If (x_α) is a net in the topological space X, and x is an element of X, we say that the net converges towards x or has limit x and write

lim x_α = x

if and only if

for every neighborhood U of x there exists an α₀ in A such that whenever α₀ <= α, we have x_α in U.

Intuitively, this means that the values x_α come and stay as close as we want to x for large enough α.

The three most frequently seen examples of limits of nets

These are:

Limits of sequences.
Limits of functions of a real variable: lim_{x → c} f(x).
Limits of nets of Riemann sums, in the definition of the Riemann integral. In this example, the directed set is the set of partitions of the interval of integration, partially ordered by inclusion. A similar thing is done in the definition of the Riemann-Stieltjes integral.

Properties

Virtually all concepts of topology can be rephrased in the language of nets and limits. This may be useful to guide the intuition since the notion of limit of a net is very similar to that of limit of a sequence, which is widely used in the theory of metric spaces.

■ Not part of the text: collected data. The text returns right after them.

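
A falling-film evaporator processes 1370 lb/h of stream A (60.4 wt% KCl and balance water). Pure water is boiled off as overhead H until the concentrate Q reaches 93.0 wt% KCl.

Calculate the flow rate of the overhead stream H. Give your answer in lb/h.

480.2 lb/h

KCl is conserved: 1370×0.604 = 827.48 lb/h all reports to the concentrate.
Concentrate = 827.48/(target fraction) = 889.76 lb/h.
Overhead = 1370 − 889.76 = 480.24 lb/h.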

A function f : X -> Y between topological spaces is continuous at the point x if and only if for every net (x_α) with

lim x_α = x

we have

lim f(x_α) = f(x).

Note that this theorem is in general not true if we replace "net" by "sequence". We have to allow for more directed sets than just the natural numbers if X is not first-countable.

In general, a net in a space X can have more that one limit, but if X is a Hausdorff space, the limit of a net, if it exists, is unique.

If U is a subset of X, then x is in the closure of U if and only if there exists a net (x_α) with limit x and such that x_α is in U for all α. In particular, U is closed if and only if, whenever (x_α) is a net with elements in U and limit x, then x is in U.

If (x_α)_{α in A} is a net in X with underlying directed set (A, <=), and B is a subset of A such that for every α in A there exists a β in B with α <= β, the net (x_β)_{β in B} is called a subnet of the original net.

A net has a limit if and only if every subnet has a limit. In that case, every limit of the net is also a limit of every subnet.

A space X is compact if and only if every net (x_α) in X has a subnet with a limit in X. This can be seen as a generalization of the theorems of Bolzano-Weierstrass and Heine-Borel.

In a metric space or uniform space, one can speak of Cauchy nets in much the same way as Cauchy sequences. The concept even generalises to Cauchy spaces.